How do Chatbots Work?

So if you keep hearing the term chatbot being banded around, you might be wanting to find out more.  Chatbots are going to be a key piece of automation for 2017. So understanding what they are and how they work, will help you see how they can fit into your business planning for the next 12 months.

What chatbots are

Chatbots are a form of automated service, a chat based interface that clients can interact with.  It is a form of artificial intelligence (AI) that operates within defined set of rules and parameters.  A chatbot can provide many functions and can be hosted in most major chat platforms like Facebook messenger, text messaging and many others.

So how does a chatbot work?

A chatbot works in much the same way as a human manning a help desk.  When a customer opens a chat dialogue to ask for assistance, the chatbot is the medium responding.  So, if a customer typed the question ‘What time does your store open tomorrow morning’, using the information available, the chatbot would immediately respond in the same way as a human would. ‘Our store opens at 9am tomorrow morning and closes at 5pm’

Have you ever asked Siri or Alexa for a weather update in your area?
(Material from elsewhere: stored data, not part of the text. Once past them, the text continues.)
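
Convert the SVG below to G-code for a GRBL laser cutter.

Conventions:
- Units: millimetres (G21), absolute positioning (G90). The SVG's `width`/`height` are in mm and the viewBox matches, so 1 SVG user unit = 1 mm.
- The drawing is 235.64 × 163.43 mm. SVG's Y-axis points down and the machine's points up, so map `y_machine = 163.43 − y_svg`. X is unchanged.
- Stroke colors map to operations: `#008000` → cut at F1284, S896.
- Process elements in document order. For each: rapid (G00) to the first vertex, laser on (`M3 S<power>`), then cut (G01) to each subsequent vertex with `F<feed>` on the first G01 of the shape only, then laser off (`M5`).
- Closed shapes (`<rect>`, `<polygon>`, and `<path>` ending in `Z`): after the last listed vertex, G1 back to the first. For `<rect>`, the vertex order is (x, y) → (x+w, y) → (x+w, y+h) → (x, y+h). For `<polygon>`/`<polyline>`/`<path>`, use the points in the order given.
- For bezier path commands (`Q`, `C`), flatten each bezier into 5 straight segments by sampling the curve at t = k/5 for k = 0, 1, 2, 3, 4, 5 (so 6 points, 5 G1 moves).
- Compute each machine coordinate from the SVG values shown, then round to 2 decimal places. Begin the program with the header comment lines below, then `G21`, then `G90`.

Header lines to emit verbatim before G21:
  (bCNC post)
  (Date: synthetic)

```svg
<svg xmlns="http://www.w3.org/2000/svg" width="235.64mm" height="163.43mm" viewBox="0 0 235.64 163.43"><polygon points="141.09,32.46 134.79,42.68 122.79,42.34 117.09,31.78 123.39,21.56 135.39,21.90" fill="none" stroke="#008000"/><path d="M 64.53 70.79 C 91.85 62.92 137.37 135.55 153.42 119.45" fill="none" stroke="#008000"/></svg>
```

(bCNC post)
(Date: synthetic)
G21
G90
G00 X141.09 Y130.97
M3 S896
G01 X134.79 Y120.75 F1284
G01 X122.79 Y121.09
G01 X117.09 Y131.65
G01 X123.39 Y141.87
G01 X135.39 Y141.53
G01 X141.09 Y130.97
M5
G00 X64.53 Y92.64
M3 S896
G01 X82.72 Y89.06 F1284
G01 X103.00 Y74.27
G01 X123.07 Y56.42
G01 X140.63 Y43.61
G01 X153.42 Y43.98
M5

1 u = 1 mm; y_m = 163.43 − y.

[1] `<polygon>` regular polygon, #008000→cut S896 F1284: (141.09,130.97) → (134.79,120.75) → (122.79,121.09) → (117.09,131.65) → (123.39,141.87) → (135.39,141.53) → (141.09,130.97) (closed)

[2] `<path>` cubic bezier, #008000→cut S896 F1284: (64.53,92.64) → (82.72,89.06) → (103.00,74.27) → (123.07,56.42) → (140.63,43.61) → (153.42,43.98)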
This is also a chatbot and, using your location, a response can be given, in natural, conversational replies.

So, what is going on behind a chatbot front end?

To answer this question we must understand that there are two types of chatbot.  As we mentioned above, all chatbots are a form of AI, and all chatbots are supported by complex programming. However they fall into two categories.  The way they are split depends on whether the dominant feature is hardcoded questions/answer or the AI. Chatbots that function on structured questions and answers are less complex and chatbots that function on machine learning harness the full power of AI.  From the front end they both look similar and as a user, you may not be able to distinguish the difference.

Scripted and structured

A chatbot working on hardcoded questions/answers has a smaller knowledge base and skill set, and can only provide the correct output to specific instructions.   This means our questions must fit with the programming they have been given.  Using our weather chatbot as an example once more, the question ‘Will it rain tomorrow’ could be answered easily. However if the programming is not there, the question ‘Will I need a brolly tomorrow’ may cause the chatbot to respond with a ‘I am sorry, I didn’t understand the question’ type response.  This bot can only be as smart as the programming it has been given. So if you struggle being understood, you might be taking to a chatbot with structured questions and answers.

Free to expand

Machine learning bots harness the power of AI, which gives it a learning brain.  It can understand language meaning the commands you give do not need to be so specific.  An AI chatbot will figure out that umbrellas and brollys refer to rain, and therefore a deviation from the standard question will not phase them.  This means machine learning chatbots get cleverer the more they are interacted with.  Obviously the amount of work behind the scenes is greater, but that doesn’t mean you need to master AI to have such a chatbot working for you. Chatbots are certainly not something to be feared, but rather something we should embrace for enhancing our customer’s UX.